Excerpt rom article: I Hate Loud Music: Carnival in Trinidad. https://roamancing.com/2022/03/i-hate-loud-music-carnival-in-trinidad/
Imagine the Academy Awards, New Year’s Eve and World Cup Soccer, all rolled into the most important day of the year. It’s Carnival, and the Caribbean Island of Trinidad claims to have invented it in the new world. This is serious business, with contests, royalty (kings and queens of music), costumes, and newspaper articles offering everything from editorials (has Carnival in Trinidad become too Vegas or Brazilian?) to makeup tips and stretching exercises for those who plan to dance all night.
Tens of thousands of Trinidadians living abroad pour into their country every year for carnival. Many buy their costumes in advance, join a masquerade band, and live it up. But what’s it like for a first-timer? For me, pre-carnival started out as something I couldn’t wait to escape.
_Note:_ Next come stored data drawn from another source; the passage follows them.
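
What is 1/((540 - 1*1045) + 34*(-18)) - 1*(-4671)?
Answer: 5217506/1117 ≈ 4671.0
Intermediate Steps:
1/((540 - 1*1045) + 34*(-18)) - 1*(-4671) = 1/((540 - 1045) - 612) + 4671 = 1/(-505 - 612) + 4671 = 1/(-1117) + 4671 = -1/1117 + 4671 = 5217506/1117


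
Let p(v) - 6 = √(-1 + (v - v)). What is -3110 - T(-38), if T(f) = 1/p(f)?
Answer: -115076/37 + I/37 ≈ -3110.2 + 0.027027*I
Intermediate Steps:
p(v) = 6 + I (p(v) = 6 + √(-1 + (v - v)) = 6 + √(-1 + 0) = 6 + √(-1) = 6 + I)
T(f) = (6 - I)/37 (T(f) = 1/(6 + I) = (6 - I)/37)
-3110 - T(-38) = -3110 - (6/37 - I/37) = -3110 + (-6/37 + I/37) = -115076/37 + I/37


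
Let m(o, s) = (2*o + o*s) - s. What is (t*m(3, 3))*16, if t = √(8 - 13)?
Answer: 192*I*√5 ≈ 429.33*I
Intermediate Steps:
t = I*√5 (t = √(-5) = I*√5 ≈ 2.2361*I)
m(o, s) = -s + 2*o + o*s
(t*m(3, 3))*16 = ((I*√5)*(-1*3 + 2*3 + 3*3))*16 = ((I*√5)*(-3 + 6 + 9))*16 = ((I*√5)*12)*16 = (12*I*√5)*16 = 192*I*√5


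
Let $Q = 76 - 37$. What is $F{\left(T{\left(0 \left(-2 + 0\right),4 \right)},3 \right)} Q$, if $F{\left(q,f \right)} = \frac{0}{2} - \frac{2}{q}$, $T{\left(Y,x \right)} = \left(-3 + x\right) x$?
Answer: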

You see, I hate loud music. I am here with other travel writers to cover the event.
At 3 am I am awakened by the mother of all wake up alarms: the throb of music so loud it shakes the panes of glass in my hotel room window. The thrum and blare of Soca (soul and calypso) music comes from a procession winding its way past the Trinidad Hilton, Carnival central because of its proximity to the main outdoor stadium. But this is early Monday morning; Carnival is not until Tuesday (the day before Ash Wednesday). The pre-dawn revellers are celebrating the weird Walpurgisnachtian ritual called J’ouvert, which in Trinidad opens the day before Carnival.
Having to be awake and ready to go at 3:45 am in a Hilton lobby is even more disorienting when the lobby is full, the bar is buzzing, night is day – and you’re surrounded by accountants and bespectacled computer nerds dressed as gladiators and Vegas showgirls. They have come from London and Toronto, Milwaukee and Detroit.
Once on the street, in the dim light, I notice that this isn’t the Carnival of glitter and spangles; rather, J’ouvert Monday is about the shadow side of the celebration. People are dressed in rags; some are smeared with blue paint, others with mud. The grunge look is supposed to have originated in the slaves = mockery of their masters, but today the effect is more Apocalypse Now meets the Night of the Living Dead. I find this appealingly in synch with my mood. I hate loud music. Loud – the kind you feel pounding your head, the kind that comes out of assault amplifiers.